ジェニファーは児童文学で定評あるニューベリー賞受賞作家で、『ペニー・フロム・ヘブン』(もりうちすみこ訳、ほるぷ出版、2008)、『14番目の金魚』(横山和江訳、講談社、2015)などの翻訳(小説)がすでにある。日本の児童文学の翻訳受容はさすがにすごい。

 レイナ・テルゲマイヤー(1977- )『スマイル』(2010)は、小学6年生の女の子の話で作者と同じレイナという名前が付されていることからも高校までを描いた「自伝的回想録」(グラフィック・メモワール)。はしゃいで遊んでいた際に前歯を2本折ってしまい、その後、思春期の長い間にわたって義歯や歯列矯正、手術などに悩まされることになってしまう。この年代の女の子にとって歯の問題を抱えてしまうことは大きなハンディになりうるもので作者自身思い返すのも辛い体験であったようだが、作品の発表後、読者から同様の体験に根差した共感の反応を思いのほか多く得たそうだ。ニキビができたり、突然髪の毛が巻き毛になったり、第二次性徴に伴って体つきが変わっていったり、好きな男の子のことや、男子にからかわれたり、授業中に女子同士で手紙をまわしているのを先生に見つかって怒られたりなど・・・、日本のマンガだと今さら物語の素材になりそうにないぐらいどこにでもありそうなありふれた話がアメリカの女の子を主人公にしていることでひときわ新鮮に映る。前歯を失った最初の頃は笑顔をうまく作れなかった主人公が自然に笑えるようになるまでを描いており、時代・世代を超えて読み継がれる作品になりそう。

 アン・ハリデイ(1965- )&ポール・ホップ『ピーナッツ』(2012)は、高校入学前に親の事情で転居してしまったことから新しい場所で新しい人間関係を作らなければならなくなった女の子が主人公の物語。思春期特有の自意識の現れからか、ピーナッツ・アレルギーがあるという嘘をついてしまい、緊急時のための「メディカルIDリストバンド」を腕につけ、学生食堂で食事を注文する際にはピーナッツが成分として入っていないことを確認してもらうなど特別扱いをされることで、ちょっとだけ得意になったりしている。よりによってそんな嘘つかなきゃいいのにというのは誰しもが思うことで、この設定だけで結末に何が起こるか先が読めるのだが、まあそういうどうでもいい自意識のあり方や浅はかさもまたこの年代特有なものであるわけで、まったく新しい環境で人間関係を作らなければいけない緊張感や、担任の先生、学校看護師(スクールナース)、親や友人たちなどとの間の繊細な人間関係などが丁寧に描かれている。作者のハリデイは、主にライター(コラムニスト)、ノンフィクション作家であり、演劇で役者などもやっているようだが、この『ピーナッツ』が最初で、今のところ唯一のグラフィック・ノヴェル作品。
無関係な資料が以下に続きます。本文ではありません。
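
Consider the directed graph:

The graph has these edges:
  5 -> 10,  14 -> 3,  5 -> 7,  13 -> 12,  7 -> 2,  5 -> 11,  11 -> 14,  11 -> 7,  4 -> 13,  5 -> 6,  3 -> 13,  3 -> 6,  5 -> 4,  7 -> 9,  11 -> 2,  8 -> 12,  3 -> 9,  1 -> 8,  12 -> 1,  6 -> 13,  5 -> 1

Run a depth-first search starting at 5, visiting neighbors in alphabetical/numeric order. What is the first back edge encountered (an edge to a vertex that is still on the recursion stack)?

12->1

DFS from 5 (visiting neighbors in alphabetical/numeric order); mark gray on enter, black on exit:
5 gray
  1 gray
    8 gray
      12 gray
        12→1: 1 is gray → back edge
First back edge: 12 → 1.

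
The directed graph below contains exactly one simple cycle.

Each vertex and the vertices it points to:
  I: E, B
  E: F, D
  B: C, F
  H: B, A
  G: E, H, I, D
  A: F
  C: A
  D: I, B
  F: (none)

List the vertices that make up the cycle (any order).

DFS with gray/black marking from D:
D gray
  I gray
    E gray
      F gray
      F black
      E→D: D is gray → back edge
Back edge closes the cycle D → I → E → D; its vertices are {D, E, I}.

D, E, I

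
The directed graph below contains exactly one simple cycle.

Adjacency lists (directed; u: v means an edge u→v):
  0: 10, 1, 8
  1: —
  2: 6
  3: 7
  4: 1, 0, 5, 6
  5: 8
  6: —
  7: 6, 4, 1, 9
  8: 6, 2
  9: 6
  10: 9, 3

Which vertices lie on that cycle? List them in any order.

0, 3, 4, 7, 10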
 ティーンの女の子を描いたマンガ(グラフィック・ノベル)と一口にいっても、もちろん描かれる年齢によっても、その主人公の性格類型によっても多様であるわけで単純に概観することはできないものであるが、『サニー・サイド・アップ』と『スマイル』はヤング・アダルト小説の流れに繋がる潮流と言えるものであり(実際、児童書を得意とする同じ出版社[スカラスティック社]から刊行)、一方、『ピーナッツ』は現役のティーン向けというよりは大人の読者を想定したグラフィック・ノヴェル。
それぞれ重なりあう面もあれば、手法や読者層など異なる面もあり、「女の子を描いた/女性アーティストが描いた/女性読者を想定した」物語の多様性が窺えておもしろい。とはいえ読者のレビューからは思春期を扱っている視覚文化に対する戸惑いの方が大きいようで、「娘のために買ってみたものの不適切な表現が多いので心配」という反応が散見される。ヤング・アダルト小説の方がはるかに表現では先をいっているはずだが・・・。そういった反応を含めてもこれからの展開がますます期待される領域。